Fiber’s structural integrity keeps plants strong – and its indigestibility keeps your digestive system healthy

If you’re over the age of 10, the World Health Organization recommends that you consume at least 25 grams of fiber every day. The best fiber-containing foods come from plants: fruits, vegetables, nuts, seeds, whole grains and legumes.

While it’s sometimes overshadowed by other nutrients, such as protein, fiber plays a significant role in gastrointestinal health, digestion and nutrient absorption.

As a biochemist and someone who enjoys eating all types of foods, I find it remarkable that the structure of fiber, which is so similar to other carbohydrates, gives it all these unique functions. A tiny difference in the bonds that hold the molecules together allows your body to process a bagel differently from a raspberry.

Structure dictates function

In the biochemistry classes I teach, I emphasize that structure dictates function. If you’re about to cross a bridge but notice the braces are falling off or the wood is rotting, you’ll probably avoid stepping on it because the structure looks fragile.

This concept is true in the food you eat as well. The structures of the molecules that make up your food require them to be broken down in different ways in order to produce the energy that fuels your body.

Some foods contain vitamins and minerals that your body absorbs and uses for multiple functions. Other foods can keep your digestive system healthy and help your body absorb nutrients.

Food molecules consist of proteins, fats and carbohydrates. Each of these classes of food molecules has unique structures that allow your body to process them differently. For example, fats are long chains of carbon atoms that do not dissolve in water, while proteins have large amounts of nitrogen due to their amino acids. In addition, subclasses of biomolecules have even more specializations in their structures and functions.

Carbohydrate structure

Carbohydrates, or sugars, are biomolecules made up of carbon, oxygen and hydrogen atoms. Simple carbohydrates include single sugars, such as glucose or fructose, and two sugars linked together, such as sucrose – table sugar – or lactose, milk sugar. These simple carbohydrates exist mostly in rings, although they sometimes open up into a linear form.

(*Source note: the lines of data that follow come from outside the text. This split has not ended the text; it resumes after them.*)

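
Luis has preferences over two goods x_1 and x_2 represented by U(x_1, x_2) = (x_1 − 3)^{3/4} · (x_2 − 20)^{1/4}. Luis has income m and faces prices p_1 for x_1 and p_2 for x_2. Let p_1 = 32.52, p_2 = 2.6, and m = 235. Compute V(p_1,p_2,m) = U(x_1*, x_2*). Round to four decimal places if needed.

V = 2.8157

This is Cobb-Douglas in (x_1−3, x_2−20): tangency gives 0.75·p_2·(x_2−20) = 0.25·p_1·(x_1−3).
After buying the subsistence bundle (3, 20), a share 0.75 of the remaining income goes to x_1: x_1* = 3 + 0.75·(m − 3p_1 − 20p_2)/p_1.
Discretionary income = 235 − 3·32.52 − 20·2.6 = 85.44; x_1* = 3 + 0.75·85.44/32.52 = 4.9705; x_2* = 20 + 0.25·85.44/2.6 = 28.2154.
Utility at the optimum: U(4.9705, 28.2154) = 2.8157.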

Illustration of simple sugars – glucose, on the left, is one sugar made up of carbon, hydrogen and oxygen. sucrose, on the right, looks like two glucose molecules linked together

Simple sugars can be one sugar, such as glucose, left, or two linked sugars, such as sucrose, right.
Julie Pollock

Complex carbohydrates, on the other hand, have a lot – hundreds to thousands – of sugar molecules linked in large sheets called polysaccharides. These carbohydrates are linked only in their ring forms.

Plants connect sugar molecules in two types of polysaccharides – starch and fiber. These molecules have similar structures because they contain only one type of sugar – typically glucose – linked together many times.

However, one tiny difference in the chemical bonds within starch and fiber translates to very different functions for the molecules.